The risk, Altman added, has alarmed the public and policymakers and on Tuesday his company unveiled a tool to detect AI-generated text amid concerns from teachers that students could rely on artificial intelligence to do homework.

What now?

From lawyers to speechwriters, from coders to journalists, everyone is waiting with bated breath to experience the disruption caused by ChatGPT. OpenAI has just launched a paid version of its chatbot – $20 per month for better and faster service.

Now, officially, the first significant application of OpenAI technology is for Microsoft software products.

Although details are scarce, it is widely assumed that ChatGPT-like capabilities will appear in the Bing search engine and in the Office suite.

“Think about Microsoft Word. I don’t have to write an essay or an article, I just have to tell Microsoft Word what I want quickly,” said Davis.

He believes that influencers on TikTok and Twitter will be the earliest adopters of this generative AI because virality requires a lot of content and ChatGPT can take care of it quickly.

This inevitably raises the specter of disinformation and spamming being carried out on an industrial scale.

Right now, Davis says ChatGPT’s reach is severely limited by computing power, but once it’s solved, the potential opportunities and dangers will grow exponentially.
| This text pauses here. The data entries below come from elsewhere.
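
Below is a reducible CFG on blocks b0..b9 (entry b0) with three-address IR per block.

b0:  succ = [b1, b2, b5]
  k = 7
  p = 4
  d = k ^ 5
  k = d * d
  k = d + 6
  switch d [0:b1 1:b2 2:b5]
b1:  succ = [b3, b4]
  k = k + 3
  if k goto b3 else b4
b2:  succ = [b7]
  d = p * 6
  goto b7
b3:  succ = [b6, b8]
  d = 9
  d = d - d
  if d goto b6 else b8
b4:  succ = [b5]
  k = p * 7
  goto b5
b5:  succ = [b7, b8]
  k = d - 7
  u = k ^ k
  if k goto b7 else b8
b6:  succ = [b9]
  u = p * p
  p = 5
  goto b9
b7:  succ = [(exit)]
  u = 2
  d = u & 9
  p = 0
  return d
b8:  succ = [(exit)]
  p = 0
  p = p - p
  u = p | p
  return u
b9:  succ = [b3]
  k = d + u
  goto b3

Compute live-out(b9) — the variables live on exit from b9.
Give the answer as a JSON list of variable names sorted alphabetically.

Answer: ["p"]

Analysis:
Block summaries:
  b0: def={d,k,p} ue=∅
  b1: def={k} ue={k}
  b2: def={d} ue={p}
  b3: def={d} ue=∅
  b4: def={k} ue={p}
  b5: def={k,u} ue={d}
  b6: def={p,u} ue={p}
  b7: def={d,p,u} ue=∅
  b8: def={p,u} ue=∅
  b9: def={k} ue={d,u}

Liveness:
  b0: in=∅ out={d,k,p}
  b1: in={d,k,p} out={d,p}
  b2: in={p} out=∅
  b3: in={p} out={d,p}
  b4: in={d,p} out={d}
  b5: in={d} out=∅
  b6: in={d,p} out={d,p,u}
  b7: in=∅ out=∅
  b8: in=∅ out=∅
  b9: in={d,p,u} out={p}

live-out(b9) = ["p"]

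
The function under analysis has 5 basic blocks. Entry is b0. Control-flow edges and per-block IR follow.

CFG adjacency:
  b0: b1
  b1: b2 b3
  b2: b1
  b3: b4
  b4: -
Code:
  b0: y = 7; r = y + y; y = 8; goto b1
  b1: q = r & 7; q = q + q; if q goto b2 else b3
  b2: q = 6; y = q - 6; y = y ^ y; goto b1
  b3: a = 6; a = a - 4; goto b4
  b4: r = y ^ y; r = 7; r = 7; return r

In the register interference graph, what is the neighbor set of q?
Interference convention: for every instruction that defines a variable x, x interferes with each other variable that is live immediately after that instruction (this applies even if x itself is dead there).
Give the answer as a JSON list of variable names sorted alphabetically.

Answer: ["r", "y"]

Working:
Block summaries:
  b0: def={r,y} ue=∅
  b1: def={q} ue={r}
  b2: def={q,y} ue=∅
  b3: def={a} ue=∅
  b4: def={r} ue={y}

Liveness:
  b0 li=∅ lo={r,y}
  b1 li={r,y} lo={r,y}
  b2 li={r} lo={r,y}
  b3 li={y} lo={y}
  b4 li={y} lo=∅

Conflict graph:
  a — {y}
  q — {r,y}
  r — {q,y}
  y — {a,q,r}

N(q) = ["r", "y"]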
And just like the arrival of the self-driving car that never happened, experts disagree on whether the question is months or years away.

Make fun of it

LeCun said Meta and Google have refrained from releasing an AI as powerful as ChatGPT for fear of ridicule and backlash.

Releases of quieter language-based bots – like Blenderbot Meta or Microsoft’s Tay for example – have been shown to quickly produce racist or inappropriate content.

Tech giants should think hard before releasing something “that will spew nonsense” and disappoint, he said.